Rio Grande Guardian
December 10, 2008
GRANJENO, December 10 - President-elect Barack Obama has given the clearest indication yet that he wants to look again at the border wall issue.
In his first newspaper interview since becoming president-elect, Obama spoke with reporters Peter Nicholas and Christi Parsons, of the Los Angeles Times' Washington bureau, and reporter John McCormick of the Chicago Tribune.
Here are the questions and answers as they relate to border security and immigration:
Question: During the campaign you were critical of the border fence, but I think you voted for it?
Answer: I voted for the fence, but argued at the time and continued to argue that it was inadequate and a fence alone, without a broader, comprehensive immigration reform, was not going to work. And I continue to believe that we have to have much stronger border security, crack down on employers that are hiring undocumented workers, but provide a pathway to citizenship for those who have been here and, you know, have put roots down here, and often times have American children. We need to get them out of the shadows and put them on some path to legalization.
Question: Will you support the build-out of the fence and its continued construction?

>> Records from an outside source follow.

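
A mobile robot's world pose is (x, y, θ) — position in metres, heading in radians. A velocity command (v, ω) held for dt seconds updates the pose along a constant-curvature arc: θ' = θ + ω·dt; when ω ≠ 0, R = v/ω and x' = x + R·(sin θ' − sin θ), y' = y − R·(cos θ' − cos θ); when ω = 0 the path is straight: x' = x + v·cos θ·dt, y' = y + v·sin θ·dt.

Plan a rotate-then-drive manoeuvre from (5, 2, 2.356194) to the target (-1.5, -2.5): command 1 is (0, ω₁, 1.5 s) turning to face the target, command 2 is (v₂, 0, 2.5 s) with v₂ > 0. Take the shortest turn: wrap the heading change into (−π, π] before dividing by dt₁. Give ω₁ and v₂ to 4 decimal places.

ω₁ = 0.9273, v₂ = 3.1623

heading to target = atan2(-2.5−2, -1.5−5) = -2.5360
Δθ = wrap(-2.5360 − 2.3562) = 1.3909; ω₁ = Δθ/dt₁ = 0.9273
distance = √((-1.5−5)² + (-2.5−2)²) = 7.9057; v₂ = distance/dt₂ = 3.1623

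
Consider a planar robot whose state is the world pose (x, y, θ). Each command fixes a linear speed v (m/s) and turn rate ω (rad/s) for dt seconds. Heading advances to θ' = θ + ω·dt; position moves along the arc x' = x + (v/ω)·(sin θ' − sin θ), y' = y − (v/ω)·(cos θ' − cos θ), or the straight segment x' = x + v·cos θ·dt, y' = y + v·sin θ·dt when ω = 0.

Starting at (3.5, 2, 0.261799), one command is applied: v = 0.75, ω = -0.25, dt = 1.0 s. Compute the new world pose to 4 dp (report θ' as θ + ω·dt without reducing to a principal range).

θ' = 0.2618 + -0.25·1.0 = 0.0118
R = v/ω = 0.75/-0.25 = -3.0000
x' = 3.5 + -3.0000·(sin 0.0118 − sin 0.2618) = 4.2411
y' = 2 − -3.0000·(cos 0.0118 − cos 0.2618) = 2.1020

(4.2411, 2.1020, 0.0118)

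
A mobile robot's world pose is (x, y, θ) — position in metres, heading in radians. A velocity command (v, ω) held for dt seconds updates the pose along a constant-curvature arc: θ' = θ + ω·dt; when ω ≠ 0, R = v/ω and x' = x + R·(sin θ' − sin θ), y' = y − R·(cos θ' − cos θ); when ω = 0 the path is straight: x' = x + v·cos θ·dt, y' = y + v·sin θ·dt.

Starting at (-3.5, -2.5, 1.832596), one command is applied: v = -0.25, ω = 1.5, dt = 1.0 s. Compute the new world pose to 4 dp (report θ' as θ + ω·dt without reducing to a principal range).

θ' = 1.8326 + 1.5·1.0 = 3.3326
R = v/ω = -0.25/1.5 = -0.1667
x' = -3.5 + -0.1667·(sin 3.3326 − sin 1.8326) = -3.3074
y' = -2.5 − -0.1667·(cos 3.3326 − cos 1.8326) = -2.6205

(-3.3074, -2.6205, 3.3326)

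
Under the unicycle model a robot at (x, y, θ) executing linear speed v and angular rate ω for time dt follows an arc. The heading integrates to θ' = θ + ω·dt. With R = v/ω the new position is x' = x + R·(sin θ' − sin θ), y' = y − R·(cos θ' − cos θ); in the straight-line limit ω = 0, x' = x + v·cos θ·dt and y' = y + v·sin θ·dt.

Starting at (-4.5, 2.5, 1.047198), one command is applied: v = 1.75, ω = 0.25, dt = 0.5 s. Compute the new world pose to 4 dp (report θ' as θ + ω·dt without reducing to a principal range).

(-4.1109, 3.2831, 1.1722)

θ' = 1.0472 + 0.25·0.5 = 1.1722
R = v/ω = 1.75/0.25 = 7.0000
x' = -4.5 + 7.0000·(sin 1.1722 − sin 1.0472) = -4.1109
y' = 2.5 − 7.0000·(cos 1.1722 − cos 1.0472) = 3.2831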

Answer: You know, one of the things I want to do -- and I'm very pleased with [Arizona Gov.] Janet Napolitano as the next head of the Department of Homeland Security, because nobody has more experience on these border issues than she does -- I want to discuss with her what our best options are, what our best strategy is, do an evaluation about what's working, what isn't working. And then we'll make a determination from there.
Obama was also asked about NAFTA:
Question: On NAFTA, we've heard that you might support maybe a study and then a report, instead of a wholesale reworking of the agreement right away?

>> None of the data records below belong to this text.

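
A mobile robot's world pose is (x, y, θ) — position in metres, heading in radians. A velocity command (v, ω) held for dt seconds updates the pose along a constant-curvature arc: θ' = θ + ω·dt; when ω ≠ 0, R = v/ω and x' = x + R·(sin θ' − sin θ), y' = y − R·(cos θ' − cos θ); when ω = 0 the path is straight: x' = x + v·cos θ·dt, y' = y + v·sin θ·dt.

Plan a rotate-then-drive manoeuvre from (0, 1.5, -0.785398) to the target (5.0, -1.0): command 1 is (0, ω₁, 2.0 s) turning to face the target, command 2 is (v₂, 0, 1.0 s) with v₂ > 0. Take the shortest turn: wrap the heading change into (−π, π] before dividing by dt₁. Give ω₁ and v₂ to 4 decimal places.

heading to target = atan2(-1−1.5, 5−0) = -0.4636
Δθ = wrap(-0.4636 − -0.7854) = 0.3218; ω₁ = Δθ/dt₁ = 0.1609
distance = √((5−0)² + (-1−1.5)²) = 5.5902; v₂ = distance/dt₂ = 5.5902

ω₁ = 0.1609, v₂ = 5.5902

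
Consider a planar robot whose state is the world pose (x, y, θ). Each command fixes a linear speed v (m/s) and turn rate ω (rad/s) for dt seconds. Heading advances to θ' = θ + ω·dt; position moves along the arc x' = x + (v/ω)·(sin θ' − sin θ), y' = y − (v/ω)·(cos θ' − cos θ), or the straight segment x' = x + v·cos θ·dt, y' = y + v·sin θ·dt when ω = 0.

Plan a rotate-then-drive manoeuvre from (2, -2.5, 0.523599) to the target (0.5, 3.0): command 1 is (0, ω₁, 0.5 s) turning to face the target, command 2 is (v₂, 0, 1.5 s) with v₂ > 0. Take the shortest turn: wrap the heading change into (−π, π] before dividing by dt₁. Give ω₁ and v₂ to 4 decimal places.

heading to target = atan2(3−-2.5, 0.5−2) = 1.8370
Δθ = wrap(1.8370 − 0.5236) = 1.3134; ω₁ = Δθ/dt₁ = 2.6269
distance = √((0.5−2)² + (3−-2.5)²) = 5.7009; v₂ = distance/dt₂ = 3.8006

ω₁ = 2.6269, v₂ = 3.8006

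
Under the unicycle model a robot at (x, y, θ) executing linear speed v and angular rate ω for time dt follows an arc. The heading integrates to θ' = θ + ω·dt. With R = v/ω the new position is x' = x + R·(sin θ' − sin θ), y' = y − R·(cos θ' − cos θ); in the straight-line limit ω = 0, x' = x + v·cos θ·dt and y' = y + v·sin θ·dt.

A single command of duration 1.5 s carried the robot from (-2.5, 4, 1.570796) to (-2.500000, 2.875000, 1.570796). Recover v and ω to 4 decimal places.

Δθ = 1.570796 − 1.570796 = 0.000000
ω = Δθ/dt = 0.000000/1.5 = 0.0000
ω = 0 → v = (Δx·cos θ + Δy·sin θ)/dt = -0.7500

v = -0.7500, ω = 0.0000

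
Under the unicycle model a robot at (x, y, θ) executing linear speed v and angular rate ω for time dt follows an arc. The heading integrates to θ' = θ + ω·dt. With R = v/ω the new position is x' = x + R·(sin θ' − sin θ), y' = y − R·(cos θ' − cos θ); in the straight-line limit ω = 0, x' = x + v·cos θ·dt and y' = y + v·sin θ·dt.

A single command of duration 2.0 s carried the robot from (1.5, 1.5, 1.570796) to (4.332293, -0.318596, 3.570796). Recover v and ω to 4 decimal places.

v = -2.0000, ω = 1.0000

Δθ = 3.570796 − 1.570796 = 2.000000
ω = Δθ/dt = 2.000000/2.0 = 1.0000
R = Δx/(sin θ' − sin θ) = -2.0000
v = R·ω = -2.0000·1.0000 = -2.0000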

Answer: Well look, my economic team is reviewing these issues. You know, I've consistently said on trade issues that I want environmental and labor provisions that are enforceable in those trade agreements. But I also have said that I believe in free trade and don't think that we can draw a moat around the American economy. I think that would be a mistake.
Obama also spoke about his involvement, or lack of, with arrested Illinois Democratic Gov. Rod Blagojevich and the nation’s economic woes. Click here to read the interview.
Reynaldo Anzaldua, a No Border Wall coalition member who has been active in the fight against the border wall in Granjeno, told the Guardian he was “encouraged” by Obama’s comments.
“I am encouraged because it looks as though President-elect Obama is going to look at the border wall issue again. I am also encouraged by Gov. Napolitano’s appointment as Homeland Security secretary. What did she say? ‘You show me a 50-foot wall and I'll show you a 51-foot ladder at the border’,” Anzaldua said, speaking in his personal capacity.
Anzaldua said he visited the border wall south of Tucson, Arizona, last week. “It is clear the border wall is not going work there. It is no real barrier. It is by no means effective,” Anzaldua said.
Anzaldua added: “I think those of us opposed to the border wall are going to see how we can pressure the politicians to not only stop construction of the border wall but to even tear down the existing wall. We are going to be working on tearing down this wall.”
Adrienne Evans, co-founder of No Wall–Big Bend coalition, said she too was hopeful that Obama would stop border wall construction. She pointed out that most border counties voted heavily for Obama and believes most border residents are opposed to the border wall.
“I drove a van proudly draped in large Barack Obama campaign signs throughout Texas in the last weeks before the election, my children and I braving the occasional hostilities directed at us. Along with countless Texans, I did the 'Obama dance' and happily cried my heart out when Obama won the presidency,” Evans told the Guardian.
“And now, we're holding our collective breath to see what he and Homeland Security Secretary-nominee Napolitano will do about the ugly, useless, devastating border wall, el muro de odio (the wall of hate), in our beautiful home state of Texas, on the 100-million-year-old river we share with Mexico, the Rio Grande.”
Last week, El Paso leaders wrote to Obama's transition team urging that the border wall project be stopped. Among those participating were state Sen. Eliot Shapleigh, D-El Paso, El Paso County Attorney José Rodriguez, who is also a board member of the Texas Border Coalition, and El Paso City Rep. Steve Ortega.
“We ask you to stop building muros de odio on our southern border—let us stop building these ill-conceived walls founded in current notions of racism. As the next President of the United States, we hope your administration will lead the U.S. to once again be the beacon of hope to the world,” the letter stated.
“Let us make the case for safer, faster ports to move people and products in a 21st Century world. And most of all, let us work together, strengthened by the proud legacy of Franklin D. Roosevelt and John F. Kennedy to reach out to our neighbors, family and friends in all the Americas to build lasting bridges of friendship, safety and prosperity—not walls of hatred and division.”